The more things change, the more they stay the same. Last weekend I received a first place award from the Press Club of New Orleans for a photo essay on Katrina in Cultural Vistas, the magazine of the Louisiana Endowment for the Humanities. In addition, and much to my surprise, I was also given the Hal Ledet Award for Photography. Two nice little trophies to adorn my mantle. As it would have it, it's Tuesday, the day the power usually goes out. We only lost it for about 45 minutes this evening, but that was long enough for me to photograph the awards and the magazine by flashlight. Ain't life grand?!?
UPDATE: May 16, 2006. After my last update, I had a few pointed calls and emails from friends. They were worried about me, and wanted me to know that they had NOT forgotten about us or New Orleans. Their love is comforting. And perhaps I got a little ahead of myself. It was a glorious Mardi Gras, and we just finish a remarkable Jazz Fest, and we're about to have a runoff election between incumbent Mayor Ray Nagin and Lt. Gov. Mitch Landrieu. We still have people's attention: after all, hurricane season begins in just two weeks. Next week, a major exhibition opens at the New Orleans Museum of Art: "Katrina Exposed" will feature more than 800 images by more than 100 photographers. Curator of Photography, Steven Maklansky, chose to have an open submission and plans on hanging everything. It will be overwhelming, and may force many people to confront this disaster.

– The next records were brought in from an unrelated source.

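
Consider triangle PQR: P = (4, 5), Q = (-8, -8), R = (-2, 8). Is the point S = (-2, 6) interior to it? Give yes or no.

yes

Barycentric coordinates of S: (2/19, 2/19, 15/19).
The three coordinates are positive, positive, positive; a point is interior exactly when all three are positive.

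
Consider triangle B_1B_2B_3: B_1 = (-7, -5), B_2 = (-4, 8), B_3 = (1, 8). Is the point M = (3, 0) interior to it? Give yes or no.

no

Barycentric coordinates of M: (8/13, -18/13, 23/13).
The three coordinates are positive, negative, positive; a point is interior exactly when all three are positive.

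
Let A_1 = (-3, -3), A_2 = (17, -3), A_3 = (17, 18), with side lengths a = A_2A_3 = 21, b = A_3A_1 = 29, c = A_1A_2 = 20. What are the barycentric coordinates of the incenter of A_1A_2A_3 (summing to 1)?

The incenter has barycentric coordinates proportional to the opposite side lengths: (21 : 29 : 20).
Normalizing by 21+29+20 = 70 gives (3/10, 29/70, 2/7).

(3/10, 29/70, 2/7)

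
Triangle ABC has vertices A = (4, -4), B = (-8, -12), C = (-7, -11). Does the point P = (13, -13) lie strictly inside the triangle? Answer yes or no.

Barycentric coordinates of P: (11/2, 81/2, -45).
The three coordinates are positive, positive, negative; a point is interior exactly when all three are positive.

no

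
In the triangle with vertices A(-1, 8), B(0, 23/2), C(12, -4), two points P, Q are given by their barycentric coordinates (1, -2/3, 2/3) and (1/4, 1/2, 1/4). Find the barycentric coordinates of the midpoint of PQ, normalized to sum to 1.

Since both coordinate triples sum to 1, the midpoint's barycentrics are the componentwise average.
(1+1/4)/2 = 5/8; similarly -1/12 and 11/24.

(5/8, -1/12, 11/24)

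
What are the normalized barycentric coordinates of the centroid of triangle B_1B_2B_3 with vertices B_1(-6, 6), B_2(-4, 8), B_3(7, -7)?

(1/3, 1/3, 1/3)

The centroid is the average of the vertices, so each weight is 1/3.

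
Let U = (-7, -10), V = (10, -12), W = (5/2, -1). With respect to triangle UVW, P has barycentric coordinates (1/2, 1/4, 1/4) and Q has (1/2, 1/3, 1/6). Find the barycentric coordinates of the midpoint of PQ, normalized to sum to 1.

Since both coordinate triples sum to 1, the midpoint's barycentrics are the componentwise average.
(1/2+1/2)/2 = 1/2; similarly 7/24 and 5/24.

(1/2, 7/24, 5/24)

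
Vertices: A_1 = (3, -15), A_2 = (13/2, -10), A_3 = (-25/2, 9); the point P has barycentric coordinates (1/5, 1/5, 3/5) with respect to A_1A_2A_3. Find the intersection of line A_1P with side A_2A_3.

(-31/4, 17/4)

Line A_1P meets A_2A_3 where the A_1-coordinate vanishes; zeroing P's A_1-weight and renormalizing leaves A_2, A_3-weights 1/5 : 3/5 → (1/4, 3/4).
So Q = (1/4)·A_2 + (3/4)·A_3 = (-31/4, 17/4).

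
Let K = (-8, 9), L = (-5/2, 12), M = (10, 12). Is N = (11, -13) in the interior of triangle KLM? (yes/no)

no

Barycentric coordinates of N: (25/3, -302/25, 356/75).
The three coordinates are positive, negative, positive; a point is interior exactly when all three are positive.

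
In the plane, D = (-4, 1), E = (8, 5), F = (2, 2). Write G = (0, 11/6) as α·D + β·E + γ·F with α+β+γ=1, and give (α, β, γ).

Signed area of the reference triangle: [DEF] = ½·((-4)·(5−2) + 8·(2−1) + 2·(1−5)) = ½·(-12 + 8 − 8) = -6.
[GEF] = ½·(0·(5−2) + 8·(2−(11/6)) + 2·(11/6−5)) = ½·(0 + 4/3 − 19/3) = -5/2, so the D-coordinate is (-5/2)/(-6) = 5/12.
[DGF] = ½·((-4)·(11/6−2) + 0·(2−1) + 2·(1−(11/6))) = ½·(2/3 + 0 − 5/3) = -1/2, so the E-coordinate is 1/12.
[DEG] = ½·((-4)·(5−(11/6)) + 8·(11/6−1) + 0·(1−5)) = ½·(-38/3 + 20/3 + 0) = -3, so the F-coordinate is 1/2.
Check: 5/12 + 1/12 + 1/2 = 1.

(5/12, 1/12, 1/2)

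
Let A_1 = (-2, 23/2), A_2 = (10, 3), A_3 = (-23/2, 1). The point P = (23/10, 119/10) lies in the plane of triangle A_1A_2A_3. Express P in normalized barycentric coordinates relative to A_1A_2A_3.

Signed area of the reference triangle: [A_1A_2A_3] = ½·((-2)·(3−1) + 10·(1−(23/2)) + (-23/2)·(23/2−3)) = ½·(-4 − 105 − 391/4) = -827/8.
[PA_2A_3] = ½·((23/10)·(3−1) + 10·(1−(119/10)) + (-23/2)·(119/10−3)) = ½·(23/5 − 109 − 2047/20) = -827/8, so the A_1-coordinate is (-827/8)/(-827/8) = 1.
[A_1PA_3] = ½·((-2)·(119/10−1) + (23/10)·(1−(23/2)) + (-23/2)·(23/2−(119/10))) = ½·(-109/5 − 483/20 + 23/5) = -827/40, so the A_2-coordinate is 1/5.
[A_1A_2P] = ½·((-2)·(3−(119/10)) + 10·(119/10−(23/2)) + (23/10)·(23/2−3)) = ½·(89/5 + 4 + 391/20) = 827/40, so the A_3-coordinate is -1/5.
Check: 1 + 1/5 − 1/5 = 1.

(1, 1/5, -1/5)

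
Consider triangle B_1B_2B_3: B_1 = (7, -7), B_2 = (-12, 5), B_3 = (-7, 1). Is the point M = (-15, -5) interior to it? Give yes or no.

no

Barycentric coordinates of M: (-31/8, -37/4, 113/8).
The three coordinates are negative, negative, positive; a point is interior exactly when all three are positive.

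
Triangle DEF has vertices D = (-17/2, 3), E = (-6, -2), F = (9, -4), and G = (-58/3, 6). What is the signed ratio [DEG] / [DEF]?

[DEF] = ½·((-17/2)·(-2−(-4)) + (-6)·(-4−3) + 9·(3−(-2))) = ½·(-17 + 42 + 45) = 35.
[DEG] = ½·((-17/2)·(-2−6) + (-6)·(6−3) + (-58/3)·(3−(-2))) = ½·(68 − 18 − 290/3) = -70/3, so the ratio is (-70/3)/35 = -2/3.

-2/3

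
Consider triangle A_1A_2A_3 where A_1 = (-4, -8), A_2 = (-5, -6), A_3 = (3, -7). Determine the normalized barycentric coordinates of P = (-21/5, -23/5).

(-4/5, 8/5, 1/5)

Signed area of the reference triangle: [A_1A_2A_3] = ½·((-4)·(-6−(-7)) + (-5)·(-7−(-8)) + 3·(-8−(-6))) = ½·(-4 − 5 − 6) = -15/2.
[PA_2A_3] = ½·((-21/5)·(-6−(-7)) + (-5)·(-7−(-23/5)) + 3·(-23/5−(-6))) = ½·(-21/5 + 12 + 21/5) = 6, so the A_1-coordinate is 6/(-15/2) = -4/5.
[A_1PA_3] = ½·((-4)·(-23/5−(-7)) + (-21/5)·(-7−(-8)) + 3·(-8−(-23/5))) = ½·(-48/5 − 21/5 − 51/5) = -12, so the A_2-coordinate is 8/5.
[A_1A_2P] = ½·((-4)·(-6−(-23/5)) + (-5)·(-23/5−(-8)) + (-21/5)·(-8−(-6))) = ½·(28/5 − 17 + 42/5) = -3/2, so the A_3-coordinate is 1/5.
Check: -4/5 + 8/5 + 1/5 = 1.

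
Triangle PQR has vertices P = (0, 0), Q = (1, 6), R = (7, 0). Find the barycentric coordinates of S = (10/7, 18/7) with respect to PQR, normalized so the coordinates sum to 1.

(3/7, 3/7, 1/7)

Signed area of the reference triangle: [PQR] = ½·(0·(6−0) + 1·(0−0) + 7·(0−6)) = ½·(0 + 0 − 42) = -21.
[SQR] = ½·((10/7)·(6−0) + 1·(0−(18/7)) + 7·(18/7−6)) = ½·(60/7 − 18/7 − 24) = -9, so the P-coordinate is (-9)/(-21) = 3/7.
[PSR] = ½·(0·(18/7−0) + (10/7)·(0−0) + 7·(0−(18/7))) = ½·(0 + 0 − 18) = -9, so the Q-coordinate is 3/7.
[PQS] = ½·(0·(6−(18/7)) + 1·(18/7−0) + (10/7)·(0−6)) = ½·(0 + 18/7 − 60/7) = -3, so the R-coordinate is 1/7.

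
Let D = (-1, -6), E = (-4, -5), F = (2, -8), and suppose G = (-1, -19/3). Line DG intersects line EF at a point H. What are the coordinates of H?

Barycentric coordinates of G with respect to DEF: (1/3, 1/3, 1/3).
On side EF the D-coordinate is zero; dropping G's D-weight 1/3 and renormalizing the remaining 1/3 : 1/3 gives weights 1/2, 1/2 on E, F.
H = (1/2)·(-4, -5) + (1/2)·(2, -8) = (-1, -13/2).

(-1, -13/2)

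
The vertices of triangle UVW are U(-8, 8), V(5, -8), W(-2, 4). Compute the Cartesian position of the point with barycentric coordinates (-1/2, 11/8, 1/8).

(85/8, -29/2)

P = (-1/2)·U + (11/8)·V + (1/8)·W.
x-coordinate: (-1/2)·(-8) + (11/8)·5 + (1/8)·(-2) = 85/8.
y-coordinate: (-1/2)·8 + (11/8)·(-8) + (1/8)·4 = -29/2.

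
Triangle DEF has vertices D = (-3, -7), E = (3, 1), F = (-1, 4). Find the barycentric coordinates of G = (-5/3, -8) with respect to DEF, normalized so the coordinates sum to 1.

(1, 1/3, -1/3)

Signed area of the reference triangle: [DEF] = ½·((-3)·(1−4) + 3·(4−(-7)) + (-1)·(-7−1)) = ½·(9 + 33 + 8) = 25.
[GEF] = ½·((-5/3)·(1−4) + 3·(4−(-8)) + (-1)·(-8−1)) = ½·(5 + 36 + 9) = 25, so the D-coordinate is 25/25 = 1.
[DGF] = ½·((-3)·(-8−4) + (-5/3)·(4−(-7)) + (-1)·(-7−(-8))) = ½·(36 − 55/3 − 1) = 25/3, so the E-coordinate is 1/3.
[DEG] = ½·((-3)·(1−(-8)) + 3·(-8−(-7)) + (-5/3)·(-7−1)) = ½·(-27 − 3 + 40/3) = -25/3, so the F-coordinate is -1/3.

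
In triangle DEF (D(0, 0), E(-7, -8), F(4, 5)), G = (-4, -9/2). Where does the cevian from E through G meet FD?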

I have been busy. But the work has taken it's toll. Over the weekend I did only my third non-Katrina assignment in eight months. I still have problems sleeping. While I have stopped having hurricane dreams months ago, I am still deeply effected in other ways. I know I should be over in the Lower Ninth renewing my contacts, keeping the story alive, but I just can't bring myself to do it. Friends come to visit from out of town, and I give them tours, but warn them I can only take about 30 minutes at a time. New Orleans has certainly come a long way, but it will be years before it will the city it once was, if at all.
In order for New Orleans to recover and survive, the federal government much make a commitment to restoring the wetlands. Historian Douglas Brinkley writes in his new book,'The Great Deluge:' "Through coastal erosion and man-made engineering mistakes, nearly one million acres of buffering wetlands in southeastern Louisiana disappeared between 1930 and 2005." (page 9).
We were sitting ducks. The devastation wrought by Hurricane Katrina was predicted for many years. Still it came out of nowhere, and we simply were not prepared. But it got our attention. Now it is time to fight for our city, for our neighborhoods, for the soul of New Orleans. For now, we continue to call New Orleans home. But it is not easy. It is a tradition for me to stand on Canal Street on Mardi Gras Day and turn to a friend and exclaim: "It's a Tuesday afternoon in February. What are they doing, RIGHT NOW, in Des Moines? What are they doing in Salt Lake City? Muncie? Syracuse? It's just another day for them. But we're parading and dancing in the streets!" Ain't life grand!
I have finally mounted my ninth gallery, "Katrina and Carnival." I realize that Mardi Gras was over two and a half months ago, and that I have gotten even slower in my changes and updates, but it's never too late, or too early, to delight in the spirit of Carnival! Please don't forget about us. We are the soul of America.